A Polícia Federal em Salgueiro, tendo em
vista o cumprimento de um Mandado de Busca e Apreensão na manhã do dia de ontem (terça-feira), expedido pelo juízo da 20ª Vara Federal de Salgueiro/PE na
propriedade conhecida como Sítio Mulungu, procedeu a prisão em flagrante do
prefeito Clebel de Sousa Cordeiro (MDB) em virtude de ter ficado constatado que
na sua propriedade estava ocorrendo a retirada de água da barragem do canal do
São Francisco através de bombas elétricas e que tal terreno também estava
avançando dentro da propriedade da União (APP do Reservatório Mangueira e Área
de Reserva Legal VPR Baixo dos Grandes).
Terminado os trabalhos ostensivos e tendo sido
constatada as irregularidades todo o material de bombeamento de água foi
apreendido e o prefeito que estava no local foi preso em flagrante e conduzido
para a Sede da Delegacia de Polícia Federal em Salgueiro/PE onde foi autuado
pelos crimes previsto no artigo 20 da lei 4.947/66 ( Pena: 6 meses a 3 anos de
detenção) e artigo 155 do Código Penal Brasileiro (pena: 1 a 4 anos de
reclusão) por invadir terras da união com intenção de ocupa-las e furto de
água.
As investigações tiveram início através de uma
notícia crime encaminhada para o Ministério Público Federal o qual solicitou um
Mandado de Busca e Apreensão no local. O MBA foi encaminhado à Polícia Federal
que, após realizar os levantamentos operacionais necessários, deu cumprimento
ao mesmo, nesse momento ficou constatado de que estavam acontecendo na
propriedade do político as irregularidades que ensejou a sua prisão tais como:
invasão de terras da união e furto da água da transposição do Rio São Francisco.

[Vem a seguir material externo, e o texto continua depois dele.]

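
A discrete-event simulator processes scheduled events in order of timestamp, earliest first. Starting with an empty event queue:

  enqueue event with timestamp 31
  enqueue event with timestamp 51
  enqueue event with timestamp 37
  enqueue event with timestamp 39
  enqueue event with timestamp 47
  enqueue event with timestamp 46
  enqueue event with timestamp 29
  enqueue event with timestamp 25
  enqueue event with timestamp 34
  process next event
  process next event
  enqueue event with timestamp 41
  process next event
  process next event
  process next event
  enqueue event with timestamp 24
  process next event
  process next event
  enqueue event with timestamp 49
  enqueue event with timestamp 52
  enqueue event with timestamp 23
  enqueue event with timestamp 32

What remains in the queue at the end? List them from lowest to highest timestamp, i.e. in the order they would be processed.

[23, 32, 41, 46, 47, 49, 51, 52]

insert 31 → {31}
insert 51 → {31, 51}
insert 37 → {31, 37, 51}
insert 39 → {31, 37, 39, 51}
insert 47 → {31, 37, 39, 47, 51}
insert 46 → {31, 37, 39, 46, 47, 51}
insert 29 → {29, 31, 37, 39, 46, 47, 51}
insert 25 → {25, 29, 31, 37, 39, 46, 47, 51}
insert 34 → {25, 29, 31, 34, 37, 39, 46, 47, 51}
process next event → 25; now {29, 31, 34, 37, 39, 46, 47, 51}
process next event → 29; now {31, 34, 37, 39, 46, 47, 51}
insert 41 → {31, 34, 37, 39, 41, 46, 47, 51}
process next event → 31; now {34, 37, 39, 41, 46, 47, 51}
process next event → 34; now {37, 39, 41, 46, 47, 51}
process next event → 37; now {39, 41, 46, 47, 51}
insert 24 → {24, 39, 41, 46, 47, 51}
process next event → 24; now {39, 41, 46, 47, 51}
process next event → 39; now {41, 46, 47, 51}
insert 49 → {41, 46, 47, 49, 51}
insert 52 → {41, 46, 47, 49, 51, 52}
insert 23 → {23, 41, 46, 47, 49, 51, 52}
insert 32 → {23, 32, 41, 46, 47, 49, 51, 52}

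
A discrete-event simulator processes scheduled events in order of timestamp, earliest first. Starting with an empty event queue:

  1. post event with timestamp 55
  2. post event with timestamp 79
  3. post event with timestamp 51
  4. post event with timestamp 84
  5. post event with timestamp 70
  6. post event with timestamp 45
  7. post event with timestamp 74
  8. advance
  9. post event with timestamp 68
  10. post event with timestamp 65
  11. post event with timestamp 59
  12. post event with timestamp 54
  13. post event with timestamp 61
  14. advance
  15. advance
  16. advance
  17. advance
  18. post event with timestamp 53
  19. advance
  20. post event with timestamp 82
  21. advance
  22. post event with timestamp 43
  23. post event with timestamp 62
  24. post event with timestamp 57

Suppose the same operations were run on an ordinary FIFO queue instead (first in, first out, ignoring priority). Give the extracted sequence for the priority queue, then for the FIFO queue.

insert 55 → {55}
insert 79 → {55, 79}
insert 51 → {51, 55, 79}
insert 84 → {51, 55, 79, 84}
insert 70 → {51, 55, 70, 79, 84}
insert 45 → {45, 51, 55, 70, 79, 84}
insert 74 → {45, 51, 55, 70, 74, 79, 84}
advance → 45; now {51, 55, 70, 74, 79, 84}
insert 68 → {51, 55, 68, 70, 74, 79, 84}
insert 65 → {51, 55, 65, 68, 70, 74, 79, 84}
insert 59 → {51, 55, 59, 65, 68, 70, 74, 79, 84}
insert 54 → {51, 54, 55, 59, 65, 68, 70, 74, 79, 84}
insert 61 → {51, 54, 55, 59, 61, 65, 68, 70, 74, 79, 84}
advance → 51; now {54, 55, 59, 61, 65, 68, 70, 74, 79, 84}
advance → 54; now {55, 59, 61, 65, 68, 70, 74, 79, 84}
advance → 55; now {59, 61, 65, 68, 70, 74, 79, 84}
advance → 59; now {61, 65, 68, 70, 74, 79, 84}
insert 53 → {53, 61, 65, 68, 70, 74, 79, 84}
advance → 53; now {61, 65, 68, 70, 74, 79, 84}
insert 82 → {61, 65, 68, 70, 74, 79, 82, 84}
advance → 61; now {65, 68, 70, 74, 79, 82, 84}
insert 43 → {43, 65, 68, 70, 74, 79, 82, 84}
insert 62 → {43, 62, 65, 68, 70, 74, 79, 82, 84}
insert 57 → {43, 57, 62, 65, 68, 70, 74, 79, 82, 84}

priority queue: 45, 51, 54, 55, 59, 53, 61; FIFO queue: [55, 79, 51, 84, 70, 45, 74]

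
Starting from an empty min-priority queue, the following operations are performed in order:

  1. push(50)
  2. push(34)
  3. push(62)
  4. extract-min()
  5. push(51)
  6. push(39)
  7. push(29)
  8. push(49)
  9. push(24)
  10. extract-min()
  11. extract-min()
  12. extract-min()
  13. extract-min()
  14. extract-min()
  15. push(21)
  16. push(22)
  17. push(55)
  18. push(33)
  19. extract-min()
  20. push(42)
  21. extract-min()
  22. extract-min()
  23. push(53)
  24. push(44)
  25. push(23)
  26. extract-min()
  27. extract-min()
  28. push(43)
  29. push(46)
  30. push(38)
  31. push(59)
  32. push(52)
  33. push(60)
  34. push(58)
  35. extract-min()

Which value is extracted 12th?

insert 50 → {50}
insert 34 → {34, 50}
insert 62 → {34, 50, 62}
extract-min → 34; now {50, 62}
insert 51 → {50, 51, 62}
insert 39 → {39, 50, 51, 62}
insert 29 → {29, 39, 50, 51, 62}
insert 49 → {29, 39, 49, 50, 51, 62}
insert 24 → {24, 29, 39, 49, 50, 51, 62}
extract-min → 24; now {29, 39, 49, 50, 51, 62}
extract-min → 29; now {39, 49, 50, 51, 62}
extract-min → 39; now {49, 50, 51, 62}
extract-min → 49; now {50, 51, 62}
extract-min → 50; now {51, 62}
insert 21 → {21, 51, 62}
insert 22 → {21, 22, 51, 62}
insert 55 → {21, 22, 51, 55, 62}
insert 33 → {21, 22, 33, 51, 55, 62}
extract-min → 21; now {22, 33, 51, 55, 62}
insert 42 → {22, 33, 42, 51, 55, 62}
extract-min → 22; now {33, 42, 51, 55, 62}
extract-min → 33; now {42, 51, 55, 62}
insert 53 → {42, 51, 53, 55, 62}
insert 44 → {42, 44, 51, 53, 55, 62}
insert 23 → {23, 42, 44, 51, 53, 55, 62}
extract-min → 23; now {42, 44, 51, 53, 55, 62}
extract-min → 42; now {44, 51, 53, 55, 62}
insert 43 → {43, 44, 51, 53, 55, 62}
insert 46 → {43, 44, 46, 51, 53, 55, 62}
insert 38 → {38, 43, 44, 46, 51, 53, 55, 62}
insert 59 → {38, 43, 44, 46, 51, 53, 55, 59, 62}
insert 52 → {38, 43, 44, 46, 51, 52, 53, 55, 59, 62}
insert 60 → {38, 43, 44, 46, 51, 52, 53, 55, 59, 60, 62}
insert 58 → {38, 43, 44, 46, 51, 52, 53, 55, 58, 59, 60, 62}
extract-min → 38; now {43, 44, 46, 51, 52, 53, 55, 58, 59, 60, 62}

38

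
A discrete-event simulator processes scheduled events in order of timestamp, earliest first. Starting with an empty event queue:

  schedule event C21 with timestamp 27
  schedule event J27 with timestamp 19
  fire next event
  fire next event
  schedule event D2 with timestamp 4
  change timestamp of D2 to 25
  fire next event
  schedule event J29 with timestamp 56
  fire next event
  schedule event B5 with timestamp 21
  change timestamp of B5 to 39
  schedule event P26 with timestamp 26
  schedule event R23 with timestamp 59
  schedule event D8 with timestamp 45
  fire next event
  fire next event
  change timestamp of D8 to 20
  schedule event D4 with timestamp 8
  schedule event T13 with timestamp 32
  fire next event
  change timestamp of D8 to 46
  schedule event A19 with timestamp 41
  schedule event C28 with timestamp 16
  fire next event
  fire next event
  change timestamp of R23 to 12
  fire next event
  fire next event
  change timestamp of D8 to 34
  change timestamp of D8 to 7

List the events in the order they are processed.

J27, C21, D2, J29, P26, B5, D4, C28, T13, R23, A19

add C21 (timestamp 27) → {C21:27}
add J27 (timestamp 19) → {J27:19, C21:27}
fire next event → J27; now {C21:27}
fire next event → C21; now {}
add D2 (timestamp 4) → {D2:4}
update D2 to timestamp 25 → {D2:25}
fire next event → D2; now {}
add J29 (timestamp 56) → {J29:56}
fire next event → J29; now {}
add B5 (timestamp 21) → {B5:21}
update B5 to timestamp 39 → {B5:39}
add P26 (timestamp 26) → {P26:26, B5:39}
add R23 (timestamp 59) → {P26:26, B5:39, R23:59}
add D8 (timestamp 45) → {P26:26, B5:39, D8:45, R23:59}
fire next event → P26; now {B5:39, D8:45, R23:59}
fire next event → B5; now {D8:45, R23:59}
update D8 to timestamp 20 → {D8:20, R23:59}
add D4 (timestamp 8) → {D4:8, D8:20, R23:59}
add T13 (timestamp 32) → {D4:8, D8:20, T13:32, R23:59}
fire next event → D4; now {D8:20, T13:32, R23:59}
update D8 to timestamp 46 → {T13:32, D8:46, R23:59}
add A19 (timestamp 41) → {T13:32, A19:41, D8:46, R23:59}
add C28 (timestamp 16) → {C28:16, T13:32, A19:41, D8:46, R23:59}
fire next event → C28; now {T13:32, A19:41, D8:46, R23:59}
fire next event → T13; now {A19:41, D8:46, R23:59}
update R23 to timestamp 12 → {R23:12, A19:41, D8:46}
fire next event → R23; now {A19:41, D8:46}
fire next event → A19; now {D8:46}
update D8 to timestamp 34 → {D8:34}
update D8 to timestamp 7 → {D8:7}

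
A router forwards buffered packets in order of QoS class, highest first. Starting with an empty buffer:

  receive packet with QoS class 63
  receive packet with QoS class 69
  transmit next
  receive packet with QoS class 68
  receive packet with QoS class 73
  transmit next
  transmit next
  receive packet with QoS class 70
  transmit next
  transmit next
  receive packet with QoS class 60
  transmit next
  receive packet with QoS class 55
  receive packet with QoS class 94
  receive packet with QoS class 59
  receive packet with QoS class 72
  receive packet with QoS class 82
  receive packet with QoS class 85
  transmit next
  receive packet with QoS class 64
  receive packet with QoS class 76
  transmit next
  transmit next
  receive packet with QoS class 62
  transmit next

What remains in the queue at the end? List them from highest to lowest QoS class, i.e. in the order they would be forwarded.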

Após a autuação, o preso será encaminhado no
dia de hoje (quarta-feira) para realizar Exame de Corpo de Delito no IML – Instituto de
Medicina Legal e em seguida irá ser levado para a audiência de custódia onde
será decidido pela confirmação da Prisão Preventiva ou se será liberado para
responder ao processo em liberdade.
Em seu interrogatório o político informou que
não tinha conhecimento de que era proibido usar e retirar a água da barragem
Mangueira e que devido a esse
desconhecimento retirava a água e usava para irrigar as plantações de maracujá,
manga e limão e que tem consciência que não havia invadido as terras da união e
que se recorda que houve um processo de desapropriação da terra antes do início
das obras da transposição do Rio São Francisco.